I pericoli principali che derivano dalla presenza di impianti elettrici in generale sono attribuibili a:
* protezioni mancanti, cavi danneggiati, fili scoperti;
* spine senza conduttore di protezione (strappato, segato);
* interruttori di protezione a corrente di difetto (FI/salvavita) mancanti, soprattutto durante i lavori di rinnovo e ampliamento di edifici;
* materiali e attrezzature non adatti ai cantieri (umidità, bagnato, pioggia)
Scarica la check-list

 

C/10 - "Capire la Sicurezza": cento domande e risposte sulla sicurezza sul lavoro dall' Ispesl

(Fonte: Biblus-Net - Acca)

L'ISPESL di Potenza ha curato la pubblicazione "Capire la Sicurezza", cento domande e cento risposte sulla sicurezza sul lavoro.
Il documento, distribuito nei corsi sulla tutela del lavoro eseguiti dall'Ispesl in Basilicata, illustra, attraverso 100 domande e le relative risposte, i principi alla base della tutela della sicurezza e della salute del lavoratore e della legislazione di riferimento.
Le domande e le risposte sono caratterizzate da un linguaggio semplice, diretto, un linguaggio che riesce a rendere comprensibili, pur nella brevità del testo, anche i concetti più complicati.
Alcuni esempi dei quesiti cui l'ISPESL ha dato risposta nella pubblicazione:
* Se il lavoratore si fa male sul posto di lavoro è sempre un infortunio?
* Che significa elemento circostanziale dell'infortunio?
* È infortunio anche se il lavoratore si fa male perché si è distratto?
* L'imprenditore deve spendere soldi per la prevenzione perché i lavoratori si possono distrarre?
* Quali sono gli obblighi del datore di lavoro?
Scarica la pubblicazione

 

B/10 - Testo Unico della Sicurezza: disponibile la tabella di sintesi degli adempimenti per i cantieri e il testo vigente completo degli allegati

(Fonte: Biblus-Net - Acca)

Sul supplemento ordinario n. 142 alla Gazzetta Ufficiale n. 180 del 5 agosto 2009 è stato pubblicato il Decreto legislativo 3 agosto 2009, n. 106 recante "Disposizioni integrative e correttive del Decreto legislativo 9 aprile 2008, n. 81 in materia di tutela della salute e della sicurezza nei luoghi di lavoro".
Tale provvedimento, in vigore dal 20 agosto 2009, differisce notevolmente da quello approvato in prima lettura dal Consiglio dei Ministri del 27 marzo 2009.
In allegato è disponibile la versione aggiornata al decreto correttivo della Tabella di Sintesi degli adempimenti previsti per i cantieri edili insieme al testo del D.Lgs. 81/2008 coordinato con le modifiche apportate dalla data di emanazione ad oggi.
Scarica la tabella di sintesi degli adempimenti

 

A/10 - Valutazione dei rischi.
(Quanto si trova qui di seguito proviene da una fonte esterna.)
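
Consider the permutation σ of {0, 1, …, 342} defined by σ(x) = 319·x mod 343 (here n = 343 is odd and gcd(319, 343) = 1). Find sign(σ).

+1

Trace 191: π^k(191) = [191, 218, 256, 30, 309, 130, 310] for k=0..6.
π_319 has 7 disjoint cycles with lengths [147, 147, 21, 21, 3, 3, 1] on {0,…,342}.
n − c = 343 − 7 = 336; sign = (−1)^336 = +1.
Check: (319/343) = +1 by Zolotarev.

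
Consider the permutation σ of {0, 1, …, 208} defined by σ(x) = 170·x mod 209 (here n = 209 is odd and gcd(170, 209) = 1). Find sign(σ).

-1

Start at x=75: 75 → 1 → 170 → 58 → 37 → 20 → 56 → … (one orbit).
The orbit structure of x ↦ 170x mod 209: 30 orbits of sizes [10, 10, 10, 10, 10, 10, 10, 10, 10, 10, 10, 10, 10, 10, 10, 10, 10, 10, 5, 5, 2, 2, 2, 2, 2, 2, 2, 2, 2, 1].
30 cycles on 209: each ℓ→(−1)^(ℓ−1), product (−1)^179 = -1.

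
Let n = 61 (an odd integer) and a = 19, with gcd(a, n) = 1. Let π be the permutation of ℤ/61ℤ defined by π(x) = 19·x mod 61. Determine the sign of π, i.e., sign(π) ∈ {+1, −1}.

Orbit of 56 under x↦19x: [56, 27, 25, 48, 58, 4, 15]… (length divides ord_61(19)).
Cycle lengths of π_19 on ℤ/61ℤ: [30, 30, 1]; 3 cycles in total.
n − c = 61 − 3 = 58; sign = (−1)^58 = +1.
(19|61)_J = +1 (Zolotarev's lemma cross-check).

+1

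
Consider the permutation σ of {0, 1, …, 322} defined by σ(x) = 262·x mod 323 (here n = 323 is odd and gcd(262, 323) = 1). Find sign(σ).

Trace 227: π^k(227) = [227, 42, 22, 273, 143, 321, 122] for k=0..6.
5 cycles of lengths [144, 144, 18, 16, 1].
5 cycles on 323: each ℓ→(−1)^(ℓ−1), product (−1)^318 = +1.
(262|323)_J = +1 (Zolotarev's lemma cross-check).

+1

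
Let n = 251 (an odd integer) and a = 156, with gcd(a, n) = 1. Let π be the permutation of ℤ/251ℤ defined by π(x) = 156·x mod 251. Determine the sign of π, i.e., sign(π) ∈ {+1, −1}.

+1

Trace 3: π^k(3) = [3, 217, 218, 123, 112, 153, 23] for k=0..6.
Cycle lengths of π_156 on ℤ/251ℤ: [125, 125, 1]; 3 cycles in total.
3 cycles on 251: each ℓ→(−1)^(ℓ−1), product (−1)^248 = +1.
(156|251)_J = +1 (Zolotarev's lemma cross-check).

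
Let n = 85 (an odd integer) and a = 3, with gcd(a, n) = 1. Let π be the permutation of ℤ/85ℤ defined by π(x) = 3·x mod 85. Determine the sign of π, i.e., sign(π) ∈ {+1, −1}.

Orbit of 62 under x↦3x: [62, 16, 48, 59, 7, 21, 63]… (length divides ord_85(3)).
7 cycles of lengths [16, 16, 16, 16, 16, 4, 1].
85 − 7 = 78 transpositions; sign(π) = (−1)^78 = +1.

+1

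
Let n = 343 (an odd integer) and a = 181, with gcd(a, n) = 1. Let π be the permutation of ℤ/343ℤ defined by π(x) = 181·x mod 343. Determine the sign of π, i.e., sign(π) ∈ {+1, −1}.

Orbit of 279 under x↦181x: [279, 78, 55, 8, 76, 36, 342]… (length divides ord_343(181)).
Cycle type of π: 98×3 + 14×3 + 2×3 + 1; total 10 cycles.
10 cycles on 343: each ℓ→(−1)^(ℓ−1), product (−1)^333 = -1.
The Jacobi symbol (181|343) = -1 (Zolotarev) agrees.

-1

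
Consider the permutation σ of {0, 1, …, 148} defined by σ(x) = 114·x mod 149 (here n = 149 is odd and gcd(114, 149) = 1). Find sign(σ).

Orbit of 29 under x↦114x: [29, 28, 63, 30, 142, 96, 67]… (length divides ord_149(114)).
Cycle type of π: 37×4 + 1; total 5 cycles.
149 − 5 = 144 transpositions; sign(π) = (−1)^144 = +1.

+1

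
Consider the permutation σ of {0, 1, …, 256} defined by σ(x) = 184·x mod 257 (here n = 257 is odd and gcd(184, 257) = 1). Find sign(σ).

+1

Start at x=123: 123 → 16 → 117 → 197 → 11 → 225 → 23 → … (one orbit).
π_184 has 5 disjoint cycles with lengths [64, 64, 64, 64, 1] on {0,…,256}.
257 − 5 = 252 transpositions; sign(π) = (−1)^252 = +1.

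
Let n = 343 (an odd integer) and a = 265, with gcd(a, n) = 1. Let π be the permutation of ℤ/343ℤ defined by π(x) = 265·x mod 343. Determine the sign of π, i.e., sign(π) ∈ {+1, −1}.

-1

Orbit of 258 under x↦265x: [258, 113, 104, 120, 244, 176, 335]… (length divides ord_343(265)).
The orbit structure of x ↦ 265x mod 343: 10 orbits of sizes [98, 98, 98, 14, 14, 14, 2, 2, 2, 1].
n − c = 343 − 10 = 333; sign = (−1)^333 = -1.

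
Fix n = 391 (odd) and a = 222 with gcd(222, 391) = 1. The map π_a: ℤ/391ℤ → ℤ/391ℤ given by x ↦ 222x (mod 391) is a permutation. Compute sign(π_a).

-1

Start at x=222: 222 → 18 → 86 → 324 → 375 → 358 → 103 → … (one orbit).
Cycle type of π: 22×17 + 1×17; total 34 cycles.
Σ(ℓ_i−1) = 391−34 = 357; sign = (−1)^357 = -1.
Via Zolotarev, sign(π_{222}) = (222|391) = -1.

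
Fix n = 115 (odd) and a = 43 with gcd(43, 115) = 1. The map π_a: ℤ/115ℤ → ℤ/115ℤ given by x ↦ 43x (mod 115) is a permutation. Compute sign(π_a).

Start at x=81: 81 → 33 → 39 → 67 → 6 → 28 → 54 → … (one orbit).
π_43 has 5 disjoint cycles with lengths [44, 44, 22, 4, 1] on {0,…,114}.
Σ(ℓ_i−1) = 115−5 = 110; sign = (−1)^110 = +1.
(43|115)_J = +1 (Zolotarev's lemma cross-check).

+1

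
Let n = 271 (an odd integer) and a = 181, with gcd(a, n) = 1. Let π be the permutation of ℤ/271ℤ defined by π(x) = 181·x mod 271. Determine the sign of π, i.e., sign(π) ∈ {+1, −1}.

-1

Start at x=241: 241 → 261 → 87 → 29 → 100 → 214 → 252 → … (one orbit).
Cycle type of π: 30×9 + 1; total 10 cycles.
n − c = 271 − 10 = 261; sign = (−1)^261 = -1.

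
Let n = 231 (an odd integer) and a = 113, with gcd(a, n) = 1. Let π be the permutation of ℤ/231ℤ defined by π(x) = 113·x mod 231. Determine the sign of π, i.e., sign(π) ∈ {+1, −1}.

-1

Trace 218: π^k(218) = [218, 148, 92, 1, 113, 64, 71] for k=0..6.
42 cycles of lengths [10, 10, 10, 10, 10, 10, 10, 10, 10, 10, 10, 10, 10, 10, 5, 5, 5, 5, 5, 5, 5, 5, 5, 5, 5, 5, 5, 5, 2, 2, 2, 2, 2, 2, 2, 1, 1, 1, 1, 1, 1, 1].
Σ(ℓ_i−1) = 231−42 = 189; sign = (−1)^189 = -1.
Check: (113/231) = -1 by Zolotarev.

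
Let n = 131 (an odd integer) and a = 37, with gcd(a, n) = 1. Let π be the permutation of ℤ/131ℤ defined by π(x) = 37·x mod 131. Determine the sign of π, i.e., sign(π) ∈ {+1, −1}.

Start at x=84: 84 → 95 → 109 → 103 → 12 → 51 → 53 → … (one orbit).
The orbit structure of x ↦ 37x mod 131: 2 orbits of sizes [130, 1].
With 2 cycles on 131 points, sign = (−1)^{131−2} = -1.

-1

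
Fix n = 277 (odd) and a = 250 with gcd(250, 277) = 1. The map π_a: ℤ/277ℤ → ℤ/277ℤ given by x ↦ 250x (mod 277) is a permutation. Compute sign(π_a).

+1

Orbit of 213 under x↦250x: [213, 66, 157, 193, 52, 258, 236]… (length divides ord_277(250)).
π_250 has 7 disjoint cycles with lengths [46, 46, 46, 46, 46, 46, 1] on {0,…,276}.
With 7 cycles on 277 points, sign = (−1)^{277−7} = +1.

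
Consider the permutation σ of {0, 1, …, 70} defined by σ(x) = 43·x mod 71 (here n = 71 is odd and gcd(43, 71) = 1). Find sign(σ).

+1

Orbit of 50 under x↦43x: [50, 20, 8, 60, 24, 38, 1]… (length divides ord_71(43)).
π_43 has 3 disjoint cycles with lengths [35, 35, 1] on {0,…,70}.
Σ(ℓ_i−1) = 71−3 = 68; sign = (−1)^68 = +1.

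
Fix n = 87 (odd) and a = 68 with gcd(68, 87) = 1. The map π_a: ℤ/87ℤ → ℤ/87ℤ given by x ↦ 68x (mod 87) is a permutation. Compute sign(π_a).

+1

Trace 22: π^k(22) = [22, 17, 25, 47, 64, 2, 49] for k=0..6.
5 cycles of lengths [28, 28, 28, 2, 1].
5 cycles on 87: each ℓ→(−1)^(ℓ−1), product (−1)^82 = +1.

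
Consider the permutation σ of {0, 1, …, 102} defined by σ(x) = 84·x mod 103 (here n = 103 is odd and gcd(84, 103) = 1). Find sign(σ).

-1

Start at x=57: 57 → 50 → 80 → 25 → 40 → 64 → 20 → … (one orbit).
π_84 has 2 disjoint cycles with lengths [102, 1] on {0,…,102}.
sign(π) = (−1)^{n − #cycles} = (−1)^{103−2} = (−1)^101 = -1.
Zolotarev: (84|103) = -1, matching the cycle-count sign.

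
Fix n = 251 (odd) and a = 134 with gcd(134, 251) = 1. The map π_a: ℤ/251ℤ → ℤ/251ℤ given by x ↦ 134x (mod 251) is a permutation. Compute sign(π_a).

-1

Orbit of 207 under x↦134x: [207, 128, 84, 212, 45, 6, 51]… (length divides ord_251(134)).
Decompose π into cycles: lengths [250, 1] (2 cycles, including the fixed point 0).
Σ(ℓ_i−1) = 251−2 = 249; sign = (−1)^249 = -1.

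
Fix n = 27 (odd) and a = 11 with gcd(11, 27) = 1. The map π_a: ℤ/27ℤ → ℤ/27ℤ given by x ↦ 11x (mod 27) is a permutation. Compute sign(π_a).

-1

Orbit of 1 under x↦11x: [1, 11, 13, 8, 7, 23, 10]… (length divides ord_27(11)).
π_11 has 4 disjoint cycles with lengths [18, 6, 2, 1] on {0,…,26}.
Σ(ℓ_i−1) = 27−4 = 23; sign = (−1)^23 = -1.
Check: (11/27) = -1 by Zolotarev.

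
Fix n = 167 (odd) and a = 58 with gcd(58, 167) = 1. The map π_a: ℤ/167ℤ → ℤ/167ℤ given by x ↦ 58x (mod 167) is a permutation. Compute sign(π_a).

Orbit of 11 under x↦58x: [11, 137, 97, 115, 157, 88, 94]… (length divides ord_167(58)).
Cycle lengths of π_58 on ℤ/167ℤ: [83, 83, 1]; 3 cycles in total.
167 − 3 = 164 transpositions; sign(π) = (−1)^164 = +1.

+1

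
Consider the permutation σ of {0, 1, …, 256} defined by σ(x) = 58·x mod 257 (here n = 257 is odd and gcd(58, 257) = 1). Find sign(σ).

Start at x=113: 113 → 129 → 29 → 140 → 153 → 136 → 178 → … (one orbit).
3 cycles of lengths [128, 128, 1].
Σ(ℓ_i−1) = 257−3 = 254; sign = (−1)^254 = +1.

+1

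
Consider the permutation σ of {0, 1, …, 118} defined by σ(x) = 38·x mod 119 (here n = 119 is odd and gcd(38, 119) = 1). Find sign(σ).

-1

Orbit of 115 under x↦38x: [115, 86, 55, 67, 47, 1, 38]… (length divides ord_119(38)).
π_38 has 14 disjoint cycles with lengths [12, 12, 12, 12, 12, 12, 12, 12, 6, 4, 4, 4, 4, 1] on {0,…,118}.
n − c = 119 − 14 = 105; sign = (−1)^105 = -1.
Zolotarev: (38|119) = -1, matching the cycle-count sign.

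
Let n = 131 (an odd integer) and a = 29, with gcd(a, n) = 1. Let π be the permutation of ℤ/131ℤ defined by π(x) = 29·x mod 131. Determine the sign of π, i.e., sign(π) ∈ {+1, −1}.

Trace 47: π^k(47) = [47, 53, 96, 33, 40, 112, 104] for k=0..6.
Cycle type of π: 130 + 1; total 2 cycles.
2 cycles on 131: each ℓ→(−1)^(ℓ−1), product (−1)^129 = -1.

-1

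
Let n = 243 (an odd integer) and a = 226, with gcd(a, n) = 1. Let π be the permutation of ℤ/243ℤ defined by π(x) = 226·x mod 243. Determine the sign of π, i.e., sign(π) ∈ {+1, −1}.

Trace 82: π^k(82) = [82, 64, 127, 28, 10, 73, 217] for k=0..6.
27 cycles of lengths [27, 27, 27, 27, 27, 27, 9, 9, 9, 9, 9, 9, 3, 3, 3, 3, 3, 3, 1, 1, 1, 1, 1, 1, 1, 1, 1].
243 − 27 = 216 transpositions; sign(π) = (−1)^216 = +1.

+1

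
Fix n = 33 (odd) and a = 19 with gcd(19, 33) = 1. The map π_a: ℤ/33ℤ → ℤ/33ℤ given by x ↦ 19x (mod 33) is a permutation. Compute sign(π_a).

Orbit of 19 under x↦19x: [19, 31, 28, 4, 10, 25, 13]… (length divides ord_33(19)).
Cycle lengths of π_19 on ℤ/33ℤ: [10, 10, 10, 1, 1, 1]; 6 cycles in total.
sign(π) = (−1)^{n − #cycles} = (−1)^{33−6} = (−1)^27 = -1.
Via Zolotarev, sign(π_{19}) = (19|33) = -1.

-1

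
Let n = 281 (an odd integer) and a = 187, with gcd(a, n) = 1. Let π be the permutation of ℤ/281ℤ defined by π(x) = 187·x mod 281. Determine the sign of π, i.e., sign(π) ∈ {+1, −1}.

-1

Start at x=195: 195 → 216 → 209 → 24 → 273 → 190 → 124 → … (one orbit).
π_187 has 2 disjoint cycles with lengths [280, 1] on {0,…,280}.
sign(π) = (−1)^{n − #cycles} = (−1)^{281−2} = (−1)^279 = -1.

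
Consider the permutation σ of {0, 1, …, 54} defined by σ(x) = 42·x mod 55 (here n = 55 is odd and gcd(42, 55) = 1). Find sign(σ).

-1

Trace 34: π^k(34) = [34, 53, 26, 47, 49, 23, 31] for k=0..6.
π_42 has 6 disjoint cycles with lengths [20, 20, 5, 5, 4, 1] on {0,…,54}.
sign(π) = (−1)^{n − #cycles} = (−1)^{55−6} = (−1)^49 = -1.
The Jacobi symbol (42|55) = -1 (Zolotarev) agrees.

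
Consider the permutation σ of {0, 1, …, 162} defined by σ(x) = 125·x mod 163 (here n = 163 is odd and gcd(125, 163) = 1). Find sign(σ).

-1

Trace 105: π^k(105) = [105, 85, 30, 1, 125, 140, 59] for k=0..6.
10 cycles of lengths [18, 18, 18, 18, 18, 18, 18, 18, 18, 1].
10 cycles on 163: each ℓ→(−1)^(ℓ−1), product (−1)^153 = -1.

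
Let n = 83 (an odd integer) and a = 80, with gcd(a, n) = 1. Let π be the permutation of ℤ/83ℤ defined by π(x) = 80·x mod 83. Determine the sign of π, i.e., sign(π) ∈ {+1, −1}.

-1

Orbit of 38 under x↦80x: [38, 52, 10, 53, 7, 62, 63]… (length divides ord_83(80)).
π_80 has 2 disjoint cycles with lengths [82, 1] on {0,…,82}.
83 − 2 = 81 transpositions; sign(π) = (−1)^81 = -1.
(80|83)_J = -1 (Zolotarev's lemma cross-check).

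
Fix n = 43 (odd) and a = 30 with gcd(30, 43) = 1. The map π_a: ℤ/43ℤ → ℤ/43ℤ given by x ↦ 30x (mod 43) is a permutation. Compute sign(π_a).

-1

Start at x=30: 30 → 40 → 39 → 9 → 12 → 16 → 7 → … (one orbit).
2 cycles of lengths [42, 1].
43 − 2 = 41 transpositions; sign(π) = (−1)^41 = -1.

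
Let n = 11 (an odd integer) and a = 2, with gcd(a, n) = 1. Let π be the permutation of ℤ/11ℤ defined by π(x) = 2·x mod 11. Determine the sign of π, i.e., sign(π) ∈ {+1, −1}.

-1

Start at x=3: 3 → 6 → 1 → 2 → 4 → 8 → 5 → … (one orbit).
The orbit structure of x ↦ 2x mod 11: 2 orbits of sizes [10, 1].
2 cycles on 11: each ℓ→(−1)^(ℓ−1), product (−1)^9 = -1.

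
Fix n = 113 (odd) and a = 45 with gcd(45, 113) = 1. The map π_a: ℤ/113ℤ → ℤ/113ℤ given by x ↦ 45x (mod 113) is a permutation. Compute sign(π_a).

-1

Orbit of 85 under x↦45x: [85, 96, 26, 40, 105, 92, 72]… (length divides ord_113(45)).
Decompose π into cycles: lengths [112, 1] (2 cycles, including the fixed point 0).
sign(π) = (−1)^{n − #cycles} = (−1)^{113−2} = (−1)^111 = -1.
Check: (45/113) = -1 by Zolotarev.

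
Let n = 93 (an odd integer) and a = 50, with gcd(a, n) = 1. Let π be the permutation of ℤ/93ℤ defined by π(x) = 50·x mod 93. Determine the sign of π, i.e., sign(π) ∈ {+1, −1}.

-1

Trace 82: π^k(82) = [82, 8, 28, 5, 64, 38, 40] for k=0..6.
6 cycles of lengths [30, 30, 15, 15, 2, 1].
n − c = 93 − 6 = 87; sign = (−1)^87 = -1.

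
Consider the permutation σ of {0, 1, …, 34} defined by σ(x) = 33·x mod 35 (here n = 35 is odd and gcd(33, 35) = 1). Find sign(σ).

Orbit of 9 under x↦33x: [9, 17, 1, 33, 4, 27, 16]… (length divides ord_35(33)).
5 cycles of lengths [12, 12, 6, 4, 1].
sign(π) = (−1)^{n − #cycles} = (−1)^{35−5} = (−1)^30 = +1.
Zolotarev: (33|35) = +1, matching the cycle-count sign.

+1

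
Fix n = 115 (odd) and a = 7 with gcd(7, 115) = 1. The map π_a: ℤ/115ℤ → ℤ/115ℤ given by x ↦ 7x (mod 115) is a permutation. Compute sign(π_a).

+1

Start at x=83: 83 → 6 → 42 → 64 → 103 → 31 → 102 → … (one orbit).
π_7 has 5 disjoint cycles with lengths [44, 44, 22, 4, 1] on {0,…,114}.
5 cycles on 115: each ℓ→(−1)^(ℓ−1), product (−1)^110 = +1.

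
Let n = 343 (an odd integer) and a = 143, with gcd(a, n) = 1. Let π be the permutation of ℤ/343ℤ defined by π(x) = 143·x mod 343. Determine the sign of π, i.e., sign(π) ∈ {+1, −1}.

Start at x=239: 239 → 220 → 247 → 335 → 228 → 19 → 316 → … (one orbit).
π_143 has 4 disjoint cycles with lengths [294, 42, 6, 1] on {0,…,342}.
343 − 4 = 339 transpositions; sign(π) = (−1)^339 = -1.
Via Zolotarev, sign(π_{143}) = (143|343) = -1.

-1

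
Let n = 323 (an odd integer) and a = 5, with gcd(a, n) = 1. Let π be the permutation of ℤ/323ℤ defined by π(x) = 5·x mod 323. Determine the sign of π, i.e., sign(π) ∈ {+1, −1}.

Trace 55: π^k(55) = [55, 275, 83, 92, 137, 39, 195] for k=0..6.
Decompose π into cycles: lengths [144, 144, 16, 9, 9, 1] (6 cycles, including the fixed point 0).
With 6 cycles on 323 points, sign = (−1)^{323−6} = -1.
Check: (5/323) = -1 by Zolotarev.

-1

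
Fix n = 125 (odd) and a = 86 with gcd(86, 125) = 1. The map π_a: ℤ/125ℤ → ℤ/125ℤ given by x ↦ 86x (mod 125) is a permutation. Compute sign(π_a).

+1

Orbit of 81 under x↦86x: [81, 91, 76, 36, 96, 6, 16]… (length divides ord_125(86)).
Cycle lengths of π_86 on ℤ/125ℤ: [25, 25, 25, 25, 5, 5, 5, 5, 1, 1, 1, 1, 1]; 13 cycles in total.
Σ(ℓ_i−1) = 125−13 = 112; sign = (−1)^112 = +1.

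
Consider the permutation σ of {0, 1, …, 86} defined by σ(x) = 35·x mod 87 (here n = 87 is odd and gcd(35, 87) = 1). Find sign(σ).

-1

Trace 35: π^k(35) = [35, 7, 71, 49, 62, 82, 86] for k=0..6.
π_35 has 8 disjoint cycles with lengths [14, 14, 14, 14, 14, 14, 2, 1] on {0,…,86}.
sign(π) = (−1)^{n − #cycles} = (−1)^{87−8} = (−1)^79 = -1.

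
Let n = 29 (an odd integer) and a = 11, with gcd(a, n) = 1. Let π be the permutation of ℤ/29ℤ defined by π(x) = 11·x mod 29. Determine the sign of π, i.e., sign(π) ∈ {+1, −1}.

Orbit of 9 under x↦11x: [9, 12, 16, 2, 22, 10, 23]… (length divides ord_29(11)).
Cycle type of π: 28 + 1; total 2 cycles.
29 − 2 = 27 transpositions; sign(π) = (−1)^27 = -1.
Zolotarev: (11|29) = -1, matching the cycle-count sign.

-1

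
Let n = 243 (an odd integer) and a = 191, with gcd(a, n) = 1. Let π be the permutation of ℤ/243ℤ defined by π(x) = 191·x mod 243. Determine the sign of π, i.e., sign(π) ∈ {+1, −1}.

Start at x=16: 16 → 140 → 10 → 209 → 67 → 161 → 133 → … (one orbit).
6 cycles of lengths [162, 54, 18, 6, 2, 1].
With 6 cycles on 243 points, sign = (−1)^{243−6} = -1.

-1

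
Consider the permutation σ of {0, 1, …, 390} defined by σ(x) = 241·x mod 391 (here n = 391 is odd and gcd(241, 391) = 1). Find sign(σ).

+1

Start at x=32: 32 → 283 → 169 → 65 → 25 → 160 → 242 → … (one orbit).
Cycle lengths of π_241 on ℤ/391ℤ: [176, 176, 22, 16, 1]; 5 cycles in total.
sign(π) = (−1)^{n − #cycles} = (−1)^{391−5} = (−1)^386 = +1.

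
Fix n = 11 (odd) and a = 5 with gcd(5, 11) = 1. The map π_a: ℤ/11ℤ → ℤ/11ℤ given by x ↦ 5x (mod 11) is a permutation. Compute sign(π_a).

+1

Trace 3: π^k(3) = [3, 4, 9, 1, 5] for k=0..4.
Decompose π into cycles: lengths [5, 5, 1] (3 cycles, including the fixed point 0).
11 − 3 = 8 transpositions; sign(π) = (−1)^8 = +1.
Check: (5/11) = +1 by Zolotarev.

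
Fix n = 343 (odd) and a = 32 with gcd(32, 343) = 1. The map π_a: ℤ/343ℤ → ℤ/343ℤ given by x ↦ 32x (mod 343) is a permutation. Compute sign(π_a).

Trace 232: π^k(232) = [232, 221, 212, 267, 312, 37, 155] for k=0..6.
Decompose π into cycles: lengths [147, 147, 21, 21, 3, 3, 1] (7 cycles, including the fixed point 0).
With 7 cycles on 343 points, sign = (−1)^{343−7} = +1.
The Jacobi symbol (32|343) = +1 (Zolotarev) agrees.

+1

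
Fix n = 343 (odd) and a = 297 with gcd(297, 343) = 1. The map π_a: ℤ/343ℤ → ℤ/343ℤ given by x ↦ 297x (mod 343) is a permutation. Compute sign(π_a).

-1

Trace 115: π^k(115) = [115, 198, 153, 165, 299, 309, 192] for k=0..6.
Decompose π into cycles: lengths [294, 42, 6, 1] (4 cycles, including the fixed point 0).
343 − 4 = 339 transpositions; sign(π) = (−1)^339 = -1.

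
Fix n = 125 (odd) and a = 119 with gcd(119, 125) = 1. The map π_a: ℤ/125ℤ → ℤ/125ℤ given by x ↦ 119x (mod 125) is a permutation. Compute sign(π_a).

+1

Orbit of 71 under x↦119x: [71, 74, 56, 39, 16, 29, 76]… (length divides ord_125(119)).
π_119 has 7 disjoint cycles with lengths [50, 50, 10, 10, 2, 2, 1] on {0,…,124}.
125 − 7 = 118 transpositions; sign(π) = (−1)^118 = +1.
Check: (119/125) = +1 by Zolotarev.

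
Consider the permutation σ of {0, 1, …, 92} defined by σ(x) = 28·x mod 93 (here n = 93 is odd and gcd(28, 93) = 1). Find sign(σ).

+1

Trace 7: π^k(7) = [7, 10, 1, 28, 40, 4, 19] for k=0..6.
9 cycles of lengths [15, 15, 15, 15, 15, 15, 1, 1, 1].
Σ(ℓ_i−1) = 93−9 = 84; sign = (−1)^84 = +1.
Zolotarev: (28|93) = +1, matching the cycle-count sign.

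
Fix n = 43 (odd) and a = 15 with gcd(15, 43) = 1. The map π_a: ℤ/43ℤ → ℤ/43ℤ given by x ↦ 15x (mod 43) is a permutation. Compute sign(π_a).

+1

Orbit of 13 under x↦15x: [13, 23, 1, 15, 10, 21, 14]… (length divides ord_43(15)).
π_15 has 3 disjoint cycles with lengths [21, 21, 1] on {0,…,42}.
3 cycles on 43: each ℓ→(−1)^(ℓ−1), product (−1)^40 = +1.
Via Zolotarev, sign(π_{15}) = (15|43) = +1.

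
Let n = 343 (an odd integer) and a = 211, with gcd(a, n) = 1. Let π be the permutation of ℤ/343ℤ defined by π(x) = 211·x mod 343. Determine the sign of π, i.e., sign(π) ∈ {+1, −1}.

+1

Orbit of 197 under x↦211x: [197, 64, 127, 43, 155, 120, 281]… (length divides ord_343(211)).
π_211 has 19 disjoint cycles with lengths [49, 49, 49, 49, 49, 49, 7, 7, 7, 7, 7, 7, 1, 1, 1, 1, 1, 1, 1] on {0,…,342}.
sign(π) = (−1)^{n − #cycles} = (−1)^{343−19} = (−1)^324 = +1.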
Gli errori più frequenti segnalati dall'OSHA

(Fonte: Biblus-Net - Acca)

L'Agenzia europea per la sicurezza e la salute sul lavoro (OSHA) ha elaborato un documento che indica gli errori più frequenti nella valutazione dei rischi relativi alle principali fasi di stesura e utilizzo del documento e alla sua pianificazione e registrazione.
Il documento, intitolato "Errori frequenti nella valutazione dei rischi", è collegato alla Campagna europea 2008-2009 "Ambienti di lavoro sani e sicuri".
L'OSHA afferma che per la maggior parte delle imprese è sufficiente un semplice approccio alla valutazione dei rischi in cinque fasi (individuare i pericoli e le persone a rischio - valutare e dare priorità ai rischi - decidere un'azione preventiva – intervenire - controllo e riesame), per ogni fase sono individuati gli errori più frequenti che possono essere commessi.
Il documento si conclude ricordando che sul sito dell'Agenzia sono disponibili molte informazioni e linee guida utili sulla valutazione dei rischi e sulle buone prassi provenienti da tutti i paesi dell'Unione Europea.